Words of caution for the RBK50. Three words actually: Love hate relationship.
When it worked, it was brilliant. Range from the main unit is better than my original set up, and with the satellite I now had reception at all corners of not only my fairly large house in FL . . . but at all corners of a half acre property! Speeds doubled my existing set up and matched what my cable company was giving.
When it didn't work . . . it dropped. Often. Drops as in disconnected from the internet drops and lost range. Multiple WiFi devices too, from two iPads (mini 4 and Air2) to two Android phones and a lap top. I'm not a super techy, however; I'm far from tech illiterate. After reading forums, blogs, and general trouble shooting, I made the call to tech support. Mind you, you don't get full on tech support for that long either. Not to disparage, they spoke English for the most part, all 5, yes FIVE of them that I talked to. After over 2 weeks on the phone with support, trying different settings, shutting off this, turning on that, they wanted me to return the satelite unit, a basic RMA . . . on my dime. Yep, a $400 system, which even the tech's admit isn't working right, finally, and I have to pay to return it (Bought it off NewEgg). Was the straw to be honest. I have to give out additional money to get your system working right, I don't think so.
So I did return it.
Read the Forums from Netgear before purchasing. I really, really wanted this to work. I gave it oodles of chances. I am disappointed in Netgear's service, and the lack of help. And I am by no means alone on these issues . . . hundreds of posts on Netgear's site about similar and other issues with this system.
It is perhaps the most powerful Mesh system within a common man's price point. And when it did work it was awesome. But constant drops, no help, and the fact that it will cost you more money than you shell out to get it fixed?
Not ready for prime time.
I feel your pain, but mine was with Google's WiFi. I got a 3 puck system as a gift nearly 18 months back. I didn't setup the system until about 8 months ago when my ASUS router died - I sent it in for repair and got it back about weeks later. So in the time being, I finally setup the Google Wifi system.....
I've only had experience with Google WiFi mesh system and I can say I'm not a fan. I may try another one in the future, but with the constant issues from Google's I'm not in any rush.
* Google setup was easy, but with the mesh running the main puck would have constant disconnects from the modem and I'd have to power cycle it about every other day.
- If I just setup one puck as the WiFi router and didn't use the others to create a mesh network, I didn't experience any disconnects
* The other two AP pucks would fail to receive updates from Google (updates you have no control over, they're pushed through whether you want them or not) - this means that anywhere from 12-36 hours after setting up the network, the AP pucks would no longer have a white/light blue flashing light, they would flash amber.
* Even though they AP pucks flashed amber, they still provided solid wifi connection throughout the house, but after about a month, since the pucks were not updating they'd fail to connect on the mesh network and become just a fancy, amber flashing nightlight.

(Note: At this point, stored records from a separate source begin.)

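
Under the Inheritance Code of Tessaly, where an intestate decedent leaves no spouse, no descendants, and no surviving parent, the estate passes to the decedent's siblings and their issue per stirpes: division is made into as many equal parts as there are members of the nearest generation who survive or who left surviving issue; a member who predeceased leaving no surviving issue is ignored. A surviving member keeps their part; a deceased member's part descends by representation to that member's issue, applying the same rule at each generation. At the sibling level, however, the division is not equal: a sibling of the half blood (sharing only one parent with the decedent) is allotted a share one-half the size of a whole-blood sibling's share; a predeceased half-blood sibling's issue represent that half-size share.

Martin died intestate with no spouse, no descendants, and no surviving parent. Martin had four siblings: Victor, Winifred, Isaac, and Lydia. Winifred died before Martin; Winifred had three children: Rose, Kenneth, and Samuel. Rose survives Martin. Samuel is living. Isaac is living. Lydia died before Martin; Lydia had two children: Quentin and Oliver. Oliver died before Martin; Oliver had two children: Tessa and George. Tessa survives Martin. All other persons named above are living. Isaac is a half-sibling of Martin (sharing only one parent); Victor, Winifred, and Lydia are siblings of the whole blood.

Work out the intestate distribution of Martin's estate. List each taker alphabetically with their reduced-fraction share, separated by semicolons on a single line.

No spouse, descendants, or parent survives, so the estate passes to Martin's siblings per stirpes.
Half-blood siblings count for one-half the weight of whole-blood siblings at the initial division.
Dividing 1 in proportion to weights (total weight 7/2): Victor (weight 1) → 2/7; Winifred (weight 1) → 2/7; Isaac (weight 1/2) → 1/7; Lydia (weight 1) → 2/7.
Victor is living and takes 2/7.
Winifred predeceased; the 2/7 allotted to Winifred's branch passes to Winifred's issue by representation.
The 2/7 is divided into 3 equal shares of 2/21 among Rose, Kenneth, Samuel.
Rose is living and takes 2/21.
Kenneth is living and takes 2/21.
Samuel is living and takes 2/21.
Isaac is living and takes 1/7.
Lydia predeceased; the 2/7 allotted to Lydia's branch passes to Lydia's issue by representation.
The 2/7 is divided into 2 equal shares of 1/7 among Quentin, Oliver.
Quentin is living and takes 1/7.
Oliver predeceased; the 1/7 allotted to Oliver's branch passes to Oliver's issue by representation.
The 1/7 is divided into 2 equal shares of 1/14 among Tessa, George.
Tessa is living and takes 1/14.
George is living and takes 1/14.

George 1/14; Isaac 1/7; Kenneth 2/21; Quentin 1/7; Rose 2/21; Samuel 2/21; Tessa 1/14; Victor 2/7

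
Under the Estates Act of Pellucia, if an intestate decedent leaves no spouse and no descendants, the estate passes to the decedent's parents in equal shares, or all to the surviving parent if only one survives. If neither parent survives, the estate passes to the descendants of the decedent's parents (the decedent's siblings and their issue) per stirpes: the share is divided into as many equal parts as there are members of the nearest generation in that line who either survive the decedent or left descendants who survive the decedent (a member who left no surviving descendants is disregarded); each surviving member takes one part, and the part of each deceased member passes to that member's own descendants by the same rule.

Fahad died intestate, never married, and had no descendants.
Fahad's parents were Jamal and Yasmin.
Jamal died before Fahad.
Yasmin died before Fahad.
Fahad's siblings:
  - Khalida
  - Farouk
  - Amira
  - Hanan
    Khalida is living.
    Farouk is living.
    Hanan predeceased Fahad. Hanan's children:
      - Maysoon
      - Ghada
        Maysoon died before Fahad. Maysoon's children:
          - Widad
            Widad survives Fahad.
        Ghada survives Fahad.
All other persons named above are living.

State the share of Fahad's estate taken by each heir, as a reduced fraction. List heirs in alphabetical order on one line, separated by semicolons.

Neither parent survives and there are no descendants, so the estate passes to Fahad's siblings and their issue per stirpes.
The estate is divided into 4 equal shares of 1/4 among Khalida, Farouk, Amira, Hanan.
Khalida is living and takes 1/4.
Farouk is living and takes 1/4.
Amira is living and takes 1/4.
Hanan predeceased; the 1/4 allotted to Hanan's branch passes to Hanan's issue by representation.
The 1/4 is divided into 2 equal shares of 1/8 among Maysoon, Ghada.
Maysoon predeceased; the 1/8 allotted to Maysoon's branch passes to Maysoon's issue by representation.
Widad is the sole taker at this level and receives the full 1/8.
Ghada is living and takes 1/8.

Amira 1/4; Farouk 1/4; Ghada 1/8; Khalida 1/4; Widad 1/8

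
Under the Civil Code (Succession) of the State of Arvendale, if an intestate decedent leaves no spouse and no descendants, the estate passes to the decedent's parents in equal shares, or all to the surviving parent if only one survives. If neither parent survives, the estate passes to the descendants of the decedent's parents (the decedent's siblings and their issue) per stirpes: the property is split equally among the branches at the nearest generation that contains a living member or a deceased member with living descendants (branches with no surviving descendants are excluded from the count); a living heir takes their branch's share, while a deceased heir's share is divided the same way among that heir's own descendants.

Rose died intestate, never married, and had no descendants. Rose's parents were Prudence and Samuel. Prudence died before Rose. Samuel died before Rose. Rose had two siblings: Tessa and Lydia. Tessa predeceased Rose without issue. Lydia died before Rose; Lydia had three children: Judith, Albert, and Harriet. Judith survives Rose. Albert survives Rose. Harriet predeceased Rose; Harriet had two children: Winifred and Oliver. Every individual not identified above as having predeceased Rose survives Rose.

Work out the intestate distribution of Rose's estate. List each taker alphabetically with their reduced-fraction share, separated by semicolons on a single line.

Albert 1/3; Judith 1/3; Oliver 1/6; Winifred 1/6

Neither parent survives and there are no descendants, so the estate passes to Rose's siblings and their issue per stirpes.
Tessa left no surviving issue, so that branch lapses and is disregarded.
Lydia's line is the sole branch at this level, so the full 1 passes to Lydia's issue by representation.
The estate is divided into 3 equal shares of 1/3 among Judith, Albert, Harriet.
Judith is living and takes 1/3.
Albert is living and takes 1/3.
Harriet predeceased; the 1/3 allotted to Harriet's branch passes to Harriet's issue by representation.
The 1/3 is divided into 2 equal shares of 1/6 among Winifred, Oliver.
Winifred is living and takes 1/6.
Oliver is living and takes 1/6.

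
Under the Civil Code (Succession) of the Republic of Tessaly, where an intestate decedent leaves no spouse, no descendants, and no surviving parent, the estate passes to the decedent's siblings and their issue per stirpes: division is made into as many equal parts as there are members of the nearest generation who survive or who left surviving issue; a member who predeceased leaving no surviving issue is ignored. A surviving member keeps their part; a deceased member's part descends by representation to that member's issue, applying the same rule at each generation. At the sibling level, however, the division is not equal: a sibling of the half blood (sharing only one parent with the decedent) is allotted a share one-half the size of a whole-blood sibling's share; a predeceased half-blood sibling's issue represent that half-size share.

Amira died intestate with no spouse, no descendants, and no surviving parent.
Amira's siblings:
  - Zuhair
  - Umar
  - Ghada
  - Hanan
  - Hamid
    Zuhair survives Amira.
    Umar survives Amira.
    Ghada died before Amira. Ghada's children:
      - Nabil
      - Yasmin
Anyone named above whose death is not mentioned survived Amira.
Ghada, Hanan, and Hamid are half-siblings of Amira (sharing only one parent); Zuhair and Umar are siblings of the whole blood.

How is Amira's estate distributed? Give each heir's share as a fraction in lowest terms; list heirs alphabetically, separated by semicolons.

Hamid 1/7; Hanan 1/7; Nabil 1/14; Umar 2/7; Yasmin 1/14; Zuhair 2/7

No spouse, descendants, or parent survives, so the estate passes to Amira's siblings per stirpes.
Half-blood siblings count for one-half the weight of whole-blood siblings at the initial division.
Dividing 1 in proportion to weights (total weight 7/2): Zuhair (weight 1) → 2/7; Umar (weight 1) → 2/7; Ghada (weight 1/2) → 1/7; Hanan (weight 1/2) → 1/7; Hamid (weight 1/2) → 1/7.
Zuhair is living and takes 2/7.
Umar is living and takes 2/7.
Ghada predeceased; the 1/7 allotted to Ghada's branch passes to Ghada's issue by representation.
The 1/7 is divided into 2 equal shares of 1/14 among Nabil, Yasmin.
Nabil is living and takes 1/14.
Yasmin is living and takes 1/14.
Hanan is living and takes 1/7.
Hamid is living and takes 1/7.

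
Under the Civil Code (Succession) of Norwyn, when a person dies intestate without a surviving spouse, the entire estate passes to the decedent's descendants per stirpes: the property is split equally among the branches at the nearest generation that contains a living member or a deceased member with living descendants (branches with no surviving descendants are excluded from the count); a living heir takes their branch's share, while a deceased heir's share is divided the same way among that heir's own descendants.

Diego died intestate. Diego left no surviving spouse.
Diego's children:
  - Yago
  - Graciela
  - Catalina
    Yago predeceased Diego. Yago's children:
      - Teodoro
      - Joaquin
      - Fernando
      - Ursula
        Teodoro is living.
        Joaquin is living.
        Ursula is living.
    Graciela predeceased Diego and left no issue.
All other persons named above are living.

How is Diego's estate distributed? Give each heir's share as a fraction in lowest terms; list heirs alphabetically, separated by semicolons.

Catalina 1/2; Fernando 1/8; Joaquin 1/8; Teodoro 1/8; Ursula 1/8

There is no surviving spouse, so the entire estate passes to Diego's descendants per stirpes.
Graciela left no surviving issue, so that branch lapses and is disregarded.
The estate is divided into 2 equal shares of 1/2 among Yago, Catalina.
Yago predeceased; the 1/2 allotted to Yago's branch passes to Yago's issue by representation.
The 1/2 is divided into 4 equal shares of 1/8 among Teodoro, Joaquin, Fernando, Ursula.
Teodoro is living and takes 1/8.
Joaquin is living and takes 1/8.
Fernando is living and takes 1/8.
Ursula is living and takes 1/8.
Catalina is living and takes 1/2.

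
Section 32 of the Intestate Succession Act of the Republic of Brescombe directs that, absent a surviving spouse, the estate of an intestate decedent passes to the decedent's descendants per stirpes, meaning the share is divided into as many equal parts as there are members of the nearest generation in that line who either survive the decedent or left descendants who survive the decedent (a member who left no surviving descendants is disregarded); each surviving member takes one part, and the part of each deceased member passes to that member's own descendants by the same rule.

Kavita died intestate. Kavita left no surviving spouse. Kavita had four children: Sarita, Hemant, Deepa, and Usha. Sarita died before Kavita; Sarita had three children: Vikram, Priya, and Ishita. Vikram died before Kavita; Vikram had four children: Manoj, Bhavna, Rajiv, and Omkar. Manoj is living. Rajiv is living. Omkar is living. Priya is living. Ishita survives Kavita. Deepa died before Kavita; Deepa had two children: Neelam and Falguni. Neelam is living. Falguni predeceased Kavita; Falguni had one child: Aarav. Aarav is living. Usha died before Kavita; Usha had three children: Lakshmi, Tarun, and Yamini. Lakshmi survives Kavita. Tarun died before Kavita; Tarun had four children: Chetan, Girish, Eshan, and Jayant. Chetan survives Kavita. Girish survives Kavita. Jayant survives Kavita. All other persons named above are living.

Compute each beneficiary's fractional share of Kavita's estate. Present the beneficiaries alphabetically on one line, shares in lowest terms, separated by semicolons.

Aarav 1/8; Bhavna 1/48; Chetan 1/48; Eshan 1/48; Girish 1/48; Hemant 1/4; Ishita 1/12; Jayant 1/48; Lakshmi 1/12; Manoj 1/48; Neelam 1/8; Omkar 1/48; Priya 1/12; Rajiv 1/48; Yamini 1/12

There is no surviving spouse, so the entire estate passes to Kavita's descendants per stirpes.
The estate is divided into 4 equal shares of 1/4 among Sarita, Hemant, Deepa, Usha.
Sarita predeceased; the 1/4 allotted to Sarita's branch passes to Sarita's issue by representation.
The 1/4 is divided into 3 equal shares of 1/12 among Vikram, Priya, Ishita.
Vikram predeceased; the 1/12 allotted to Vikram's branch passes to Vikram's issue by representation.
The 1/12 is divided into 4 equal shares of 1/48 among Manoj, Bhavna, Rajiv, Omkar.
Manoj is living and takes 1/48.
Bhavna is living and takes 1/48.
Rajiv is living and takes 1/48.
Omkar is living and takes 1/48.
Priya is living and takes 1/12.
Ishita is living and takes 1/12.
Hemant is living and takes 1/4.
Deepa predeceased; the 1/4 allotted to Deepa's branch passes to Deepa's issue by representation.
The 1/4 is divided into 2 equal shares of 1/8 among Neelam, Falguni.
Neelam is living and takes 1/8.
Falguni predeceased; the 1/8 allotted to Falguni's branch passes to Falguni's issue by representation.
Aarav is the sole taker at this level and receives the full 1/8.
Usha predeceased; the 1/4 allotted to Usha's branch passes to Usha's issue by representation.
The 1/4 is divided into 3 equal shares of 1/12 among Lakshmi, Tarun, Yamini.
Lakshmi is living and takes 1/12.
Tarun predeceased; the 1/12 allotted to Tarun's branch passes to Tarun's issue by representation.
The 1/12 is divided into 4 equal shares of 1/48 among Chetan, Girish, Eshan, Jayant.
Chetan is living and takes 1/48.
Girish is living and takes 1/48.
Eshan is living and takes 1/48.
Jayant is living and takes 1/48.
Yamini is living and takes 1/12.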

* There was no way to get the AP pucks back on the mesh network without doing a full network reset - all in all, it takes around 45 minutes because you have to reset each puck through the Google app and each one could take upwards of 10 minutes. Then you have to set them all back up again, which only takes about 10-15 minutes (30 minutes to factory reset all the pucks, 10-15 minutes to configure the mesh network)
* Main WiFi puck only gives you one extra RJ45 port. If you need to connect more than 1 extra device via wire, you need to get a switch.
- Introducing a switch can make the initial setup a bit more of a hassle.
IF you connect the switch after you configure the mesh network, most likely it will cause issues with the entire network and things won't connect or the switch simply won't be recognized. You need to have the switch connected to the main puck after you configure it and get your devices connected up through the switch, but you have to do this before you setup the other mesh point pucks. Setup main puck first, then connect switch and any wired devices to main puck, then configure other pucks to the mesh network.
* Last issue I hit just recently (about 2 weeks ago) with the Google WiFi mesh network was the cause of the inability to get my Plex server to access the internet. Setting up port forwarding didn't fix it and people have posted they can't bridge with Google pucks when in mesh mode. Since I couldn't access my Plex server outside of my house now that I have it all setup, I finally pulled the plug on the Google Wifi and put my ASUS AC68R router back up. As soon as I got it online, my Plex server connected to the internet.
I'll keep the Google Wifi system as a back up and just use one puck for a wifi router if something should happen to my current ASUS router, but I won't try to configure it all up again as a mesh network like it was designed for.